# 4100 Ford, hyd pump location.



## Cleburne (Feb 15, 2012)

*Where would this pump be located at? The lift is not working, oil level is good, so I think I may need to prime it. I think it is by where my right foot is at(as sitting on the tractor seat) but not sure. Just would like to know before I start taking things off.*


----------



## Big_T (Dec 1, 2011)

Cleburne,
Have you checked the rear differential fluid level?? This is where your hydraulic pump draws fluid from. Many people are not aware of this fact - they think the trans and rearend are a common reservoir. There is a little square-headed pipe plug behind your right heel as you are seated on the tractor. You may have to squat down to see it. Pull this plug to check rear differential fluid level. There is also a little square-headed pipe plug by your right toe to check the transmission fluid level. The filler cap for the rear end is on top of the rear differential housing behind the seat. 

There are two different 4100's out there. The first was built from 1/65 to 12/74. It had an engine-mounted hydraulic pump - gear type or piston type. It is mounted on the left rear side of the engine. It is driven by the camshaft. 

The second was built from 1/75 to 12/81. Its hydraulic pump was mounted on the side of the rear differential center housing. My manual says it's mounted internally on the right side. 

You need to get a repair/shop manual for your tractor. They tell you how to do pressure tests on the pump, etc., as part of troubleshooting procedures.

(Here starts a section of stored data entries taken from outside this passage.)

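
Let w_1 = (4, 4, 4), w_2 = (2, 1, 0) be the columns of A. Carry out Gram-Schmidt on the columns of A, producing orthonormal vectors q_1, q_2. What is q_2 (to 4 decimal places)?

q_2 = (0.7071, 0.0000, -0.7071)

w_1 = (4, 4, 4); ‖w_1‖ = 6.9282, so q_1 = (0.5774, 0.5774, 0.5774).
q_1·w_2 = 0.5774·2 + 0.5774·1 + 0.5774·0 = 1.7321.
u_2 = w_2 − 1.7321·q_1 = (1.0000, 0.0000, -1.0000).
‖u_2‖ = 1.4142, so q_2 = (0.7071, 0.0000, -0.7071).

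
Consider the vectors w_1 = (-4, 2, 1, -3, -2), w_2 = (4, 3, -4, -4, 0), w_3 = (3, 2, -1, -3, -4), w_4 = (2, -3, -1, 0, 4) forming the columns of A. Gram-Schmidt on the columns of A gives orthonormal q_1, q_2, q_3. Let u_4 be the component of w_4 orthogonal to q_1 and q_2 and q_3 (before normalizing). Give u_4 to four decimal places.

w_1 = (-4, 2, 1, -3, -2); ‖w_1‖ = 5.8310, so q_1 = (-0.6860, 0.3430, 0.1715, -0.5145, -0.3430).
q_1·w_2 = (-0.6860)·4 + 0.3430·3 + 0.1715·(-4) + (-0.5145)·(-4) + (-0.3430)·0 = -0.3430.
u_2 = w_2 + 0.3430·q_1 = (3.7647, 3.1176, -3.9412, -4.1765, -0.1176).
‖u_2‖ = 7.5420, so q_2 = (0.4992, 0.4134, -0.5226, -0.5538, -0.0156).
q_1·w_3 = (-0.6860)·3 + 0.3430·2 + 0.1715·(-1) + (-0.5145)·(-3) + (-0.3430)·(-4) = 1.3720; q_2·w_3 = 0.4992·3 + 0.4134·2 + (-0.5226)·(-1) + (-0.5538)·(-3) + (-0.0156)·(-4) = 4.5705.
u_3 = w_3 − 1.3720·q_1 − 4.5705·q_2 = (1.6598, -0.3599, 1.1531, 0.2368, -3.4581).
‖u_3‖ = 4.0285, so q_3 = (0.4120, -0.0893, 0.2862, 0.0588, -0.8584).
q_1·w_4 = (-0.6860)·2 + 0.3430·(-3) + 0.1715·(-1) + (-0.5145)·0 + (-0.3430)·4 = -3.9445; q_2·w_4 = 0.4992·2 + 0.4134·(-3) + (-0.5226)·(-1) + (-0.5538)·0 + (-0.0156)·4 = 0.2184; q_3·w_4 = 0.4120·2 + (-0.0893)·(-3) + 0.2862·(-1) + 0.0588·0 + (-0.8584)·4 = -2.6279.
u_4 = w_4 + 3.9445·q_1 − 0.2184·q_2 + 2.6279·q_3 = (0.2678, -1.9721, 0.5428, -1.7540, 0.3946).

u_4 = (0.2678, -1.9721, 0.5428, -1.7540, 0.3946)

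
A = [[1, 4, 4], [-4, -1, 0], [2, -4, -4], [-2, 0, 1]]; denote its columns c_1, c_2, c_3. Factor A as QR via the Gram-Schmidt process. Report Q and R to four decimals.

c_1 = (1, -4, 2, -2); ‖c_1‖ = 5.0000, so q_1 = (0.2000, -0.8000, 0.4000, -0.4000).
q_1·c_2 = 0.2000·4 + (-0.8000)·(-1) + 0.4000·(-4) + (-0.4000)·0 = 0.0000.
u_2 = c_2 + 0.0000·q_1 = (4.0000, -1.0000, -4.0000, 0.0000).
‖u_2‖ = 5.7446, so q_2 = (0.6963, -0.1741, -0.6963, 0.0000).
q_1·c_3 = 0.2000·4 + (-0.8000)·0 + 0.4000·(-4) + (-0.4000)·1 = -1.2000; q_2·c_3 = 0.6963·4 + (-0.1741)·0 + (-0.6963)·(-4) + 0.0000·1 = 5.5705.
u_3 = c_3 + 1.2000·q_1 − 5.5705·q_2 = (0.3612, 0.0097, 0.3588, 0.5200).
‖u_3‖ = 0.7278, so q_3 = (0.4963, 0.0133, 0.4930, 0.7145).

Q = [[0.2000, 0.6963, 0.4963], [-0.8000, -0.1741, 0.0133], [0.4000, -0.6963, 0.4930], [-0.4000, 0.0000, 0.7145]], R = [[5.0000, 0.0000, -1.2000], [0.0000, 5.7446, 5.5705], [0.0000, 0.0000, 0.7278]]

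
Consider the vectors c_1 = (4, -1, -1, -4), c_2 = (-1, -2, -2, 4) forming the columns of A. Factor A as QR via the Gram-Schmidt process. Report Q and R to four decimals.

c_1 = (4, -1, -1, -4); ‖c_1‖ = 5.8310, so e_1 = (0.6860, -0.1715, -0.1715, -0.6860).
e_1·c_2 = 0.6860·(-1) + (-0.1715)·(-2) + (-0.1715)·(-2) + (-0.6860)·4 = -2.7440.
u_2 = c_2 + 2.7440·e_1 = (0.8824, -2.4706, -2.4706, 2.1176).
‖u_2‖ = 4.1798, so e_2 = (0.2111, -0.5911, -0.5911, 0.5066).

Q = [[0.6860, 0.2111], [-0.1715, -0.5911], [-0.1715, -0.5911], [-0.6860, 0.5066]], R = [[5.8310, -2.7440], [0.0000, 4.1798]]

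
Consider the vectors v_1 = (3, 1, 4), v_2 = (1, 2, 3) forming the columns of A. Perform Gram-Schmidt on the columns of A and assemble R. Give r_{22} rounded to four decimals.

r_{22} = 1.6984

v_1 = (3, 1, 4); ‖v_1‖ = 5.0990, so q_1 = (0.5883, 0.1961, 0.7845).
q_1·v_2 = 0.5883·1 + 0.1961·2 + 0.7845·3 = 3.3340.
u_2 = v_2 − 3.3340·q_1 = (-0.9615, 1.3462, 0.3846).
r_{22} = ‖u_2‖ = 1.6984.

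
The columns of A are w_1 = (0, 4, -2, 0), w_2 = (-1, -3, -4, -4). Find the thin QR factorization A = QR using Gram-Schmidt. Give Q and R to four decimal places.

w_1 = (0, 4, -2, 0); ‖w_1‖ = 4.4721, so q_1 = (0.0000, 0.8944, -0.4472, 0.0000).
q_1·w_2 = 0.0000·(-1) + 0.8944·(-3) + (-0.4472)·(-4) + 0.0000·(-4) = -0.8944.
u_2 = w_2 + 0.8944·q_1 = (-1.0000, -2.2000, -4.4000, -4.0000).
‖u_2‖ = 6.4187, so q_2 = (-0.1558, -0.3427, -0.6855, -0.6232).

Q = [[0.0000, -0.1558], [0.8944, -0.3427], [-0.4472, -0.6855], [0.0000, -0.6232]], R = [[4.4721, -0.8944], [0.0000, 6.4187]]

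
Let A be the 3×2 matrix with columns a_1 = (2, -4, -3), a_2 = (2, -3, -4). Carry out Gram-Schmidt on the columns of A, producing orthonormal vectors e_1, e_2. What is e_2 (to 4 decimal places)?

a_1 = (2, -4, -3); ‖a_1‖ = 5.3852, so e_1 = (0.3714, -0.7428, -0.5571).
e_1·a_2 = 0.3714·2 + (-0.7428)·(-3) + (-0.5571)·(-4) = 5.1995.
u_2 = a_2 − 5.1995·e_1 = (0.0690, 0.8621, -1.1034).
‖u_2‖ = 1.4020, so e_2 = (0.0492, 0.6149, -0.7871).

e_2 = (0.0492, 0.6149, -0.7871)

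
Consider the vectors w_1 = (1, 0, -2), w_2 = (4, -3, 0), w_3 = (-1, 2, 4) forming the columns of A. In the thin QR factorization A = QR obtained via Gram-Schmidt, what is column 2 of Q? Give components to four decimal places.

q_2 = (0.6854, -0.6425, 0.3427)

w_1 = (1, 0, -2); ‖w_1‖ = 2.2361, so q_1 = (0.4472, 0.0000, -0.8944).
q_1·w_2 = 0.4472·4 + 0.0000·(-3) + (-0.8944)·0 = 1.7889.
u_2 = w_2 − 1.7889·q_1 = (3.2000, -3.0000, 1.6000).
‖u_2‖ = 4.6690, so q_2 = (0.6854, -0.6425, 0.3427).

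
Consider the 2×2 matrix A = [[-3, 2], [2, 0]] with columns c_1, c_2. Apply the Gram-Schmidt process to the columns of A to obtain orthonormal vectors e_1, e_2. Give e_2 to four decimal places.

e_2 = (0.5547, 0.8321)

e_1 = c_1/‖c_1‖ = (-3, 2)/3.6056 = (-0.8321, 0.5547).
r_{12} = e_1·c_2 = -1.6641.
u_2 = c_2 + 1.6641·e_1 = (0.6154, 0.9231).
‖u_2‖ = 1.1094, so e_2 = (0.5547, 0.8321).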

To get a better idea of what you're looking for, click on Messick's site at the top of this page. 
- Click on Parts Diagrams. 
- Click on New Holland.
- Enter 4100 model. Click on go. 
- Click on whichever 4100 you have. 
- Click on hydraulic pump. 

Hope this makes sense to you. Let us know if you have any questions. Someone on this board can help you out.


----------



## Cleburne (Feb 15, 2012)

Big T,

Thanks for the reply and the good info. I think a control valve may have been stuck for some reason, for the lift is working again. The PTO is working fine.


----------